L’Etat est endetté à l’égard des collectivités territoriales

 

L’Etat transfère des compétences nouvelles aux collectivités locales, sans compenser l’augmentation de ces charges. Par exemple, alors que l’Etat a chargé les départements de gérer les allocations de solidarité (RMI - RSA, APA et PCH), la dette cumulée de l’Etat envers les départements pour ces seules allocations atteint 6,8 milliards d’euros en 2009. Le Conseil d’Etat, dans une décision du 30 décembre 2009, a d’ailleurs donné raison à deux départements qui réclamaient la création d’un fonds de compensation pour la petite enfance que l’Etat leur refusait.

 

 

 

L’Etat prive les collectivités de leurs dotations budgétaires

 

Alors que, conséquence de la crise économique, les communes, départements et régions sont confrontées à :

  • la diminution de leurs ressources avec la baisse des droits de mutation.
  • l’augmentation des besoins en matière de politiques sociales (RMI-RSA, APA, PCH, tarifs dégressifs pour de nombreux services, demandes de logement…).

Le gouvernement baisse les dotations aux collectivités : la dotation globale de fonctionnement n’augmentera en 2010 que de 0,6% quand l’inflation est estimée à 1,2% et le « panier du maire » augmente de 3%. L’augmentation des besoins en matière de politique sociale, avec des dépenses dites dynamiques qui croissent de 4 à 6 % chaque année.

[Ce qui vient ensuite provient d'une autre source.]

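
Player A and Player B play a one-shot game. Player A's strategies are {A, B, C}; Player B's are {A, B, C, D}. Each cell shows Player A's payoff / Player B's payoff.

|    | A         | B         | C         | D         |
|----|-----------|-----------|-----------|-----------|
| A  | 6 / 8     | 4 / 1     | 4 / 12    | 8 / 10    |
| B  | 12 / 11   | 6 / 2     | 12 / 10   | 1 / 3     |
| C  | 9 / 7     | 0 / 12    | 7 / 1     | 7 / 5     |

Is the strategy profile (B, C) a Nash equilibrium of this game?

No

Holding Player B at C: Player A gets 12 from B, versus 4 from A, 7 from C. No profitable deviation for Player A.
Holding Player A at B: Player B gets 10 from C but could get 11 by switching to A. Player B has a profitable deviation.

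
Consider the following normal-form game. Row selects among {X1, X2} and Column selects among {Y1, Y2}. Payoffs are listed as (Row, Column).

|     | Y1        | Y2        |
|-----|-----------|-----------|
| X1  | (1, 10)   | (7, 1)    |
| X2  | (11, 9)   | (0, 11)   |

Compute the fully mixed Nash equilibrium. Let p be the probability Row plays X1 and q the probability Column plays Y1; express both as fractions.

p = 2/11, q = 7/17

Each player's mixing probability is pinned down by making the *other* player indifferent.
Column indifferent between Y1 and Y2: p·10 + (1−p)·9 = p·1 + (1−p)·11 ⟹ 9 + 1p = 11 + (-10)p ⟹ p = 2/11.
Row indifferent between X1 and X2: q·1 + (1−q)·7 = q·11 + (1−q)·0 ⟹ 7 + (-6)q = 0 + 11q ⟹ q = 7/17.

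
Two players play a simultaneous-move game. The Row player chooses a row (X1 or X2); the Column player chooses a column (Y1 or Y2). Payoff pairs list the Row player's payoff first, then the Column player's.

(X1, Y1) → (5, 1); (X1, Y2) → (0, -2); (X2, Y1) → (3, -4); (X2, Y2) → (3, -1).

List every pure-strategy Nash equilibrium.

(X1, Y1) and (X2, Y2)

A profile is a Nash equilibrium when each player is best-responding to the other.
The Row player's best responses — vs Y1: X1 (payoff 5); vs Y2: X2 (payoff 3).
The Column player's best responses — vs X1: Y1 (payoff 1); vs X2: Y2 (payoff -1).
Mutual best responses occur at (X1, Y1) and (X2, Y2); at each, neither player gains by switching.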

Le gouvernement baisse les dotations aux collectivités. Au Fort de Brégançon cet été, Nicolas Sarkozy a annoncé « un gel en valeurs », synonyme de recul, des dotations de l’Etat aux collectivités. Avec cette nouvelle baisse de ressources, et l’entrée en vigueur de la suppression de la taxe professionnelle en 2011, l’asphyxie financière des collectivités est totale.

 

 

 

L'objectif réel de création du conseiller territorial

 

Le Gouvernement veut mettre en place un conseiller territorial qui cumulera les mandats de conseiller général et de conseiller régional, alors que 90% des compétences de ces collectivités sont dissociées !

Des conflits d’intérêts de gestion s’exprimeraient à chaque niveau de collectivité :

Pour les départements : moins de proximité des élus avec nos concitoyens et moins de disponibilité : c’est une atteinte au rôle traditionnel des conseillers généraux - plus encore dans les départements ruraux - aux politiques de solidarité et à la démocratie locale.

Pour les régions : risque que l’élu, rattaché à un canton (et avec une charge de travail exorbitante) accorde une priorité aux affaires purement locales, au détriment des projets relevant de la dimension régionale. Menace pour les politiques d’aménagement du territoire, qui ne pourront résulter de la simple addition d’intérêts cantonaux.

 

 

 

La modification du mode de scrutin : affaiblir la gauche et la parité

 

Après des péripéties parlementaires dignes d’un mauvais vaudeville, le scrutin uninominal majoritaire à deux tours a finalement été retenu comme mode de désignation des conseillers territoriaux. Conjuguée à un savant redécoupage des cantons, cette mesure conduira inévitablement à l’affaiblissement de la gauche, pénalisée par les cruels mais habiles ciseaux du gouvernement, et de la parité, attaquée par le biais d’un mode de scrutin défavorable aux femmes. Le conseiller territorial sera majoritairement « homme et de droite ».

 

 

 

La suppression de la taxe professionnelle amputera le pouvoir d’achat

 

Le Gouvernement a décidé de supprimer la taxe professionnelle au 1er janvier 2010. Selon les chiffres officiels, les entreprises auront environ 22 milliards d’euros d’impôts en moins à payer. Pour compenser la perte de recettes, le Gouvernement propose que les entreprises, par la création d’une nouvelle taxe, participent à hauteur de 10 milliards.

Près de 12 milliards d’euros restent donc à trouver pour 2010 ; près de 6 milliards pour les années suivantes.

Qui va payer ces milliards ? La réponse est simple :

Si le Gouvernement choisit un financement par les dotations budgétaires, elles-mêmes fragiles, l’imposition sur les ménages augmentera.

Si le Gouvernement choisit un financement par le déficit budgétaire, qu’il faudra rembourser tôt ou tard, l’imposition des ménages augmentera aussi.

Si le Gouvernement choisit un financement par le concours des collectivités locales, l’imposition des ménages augmentera.

La suppression de la taxe professionnelle transfère la fiscalité des entreprises vers les ménages.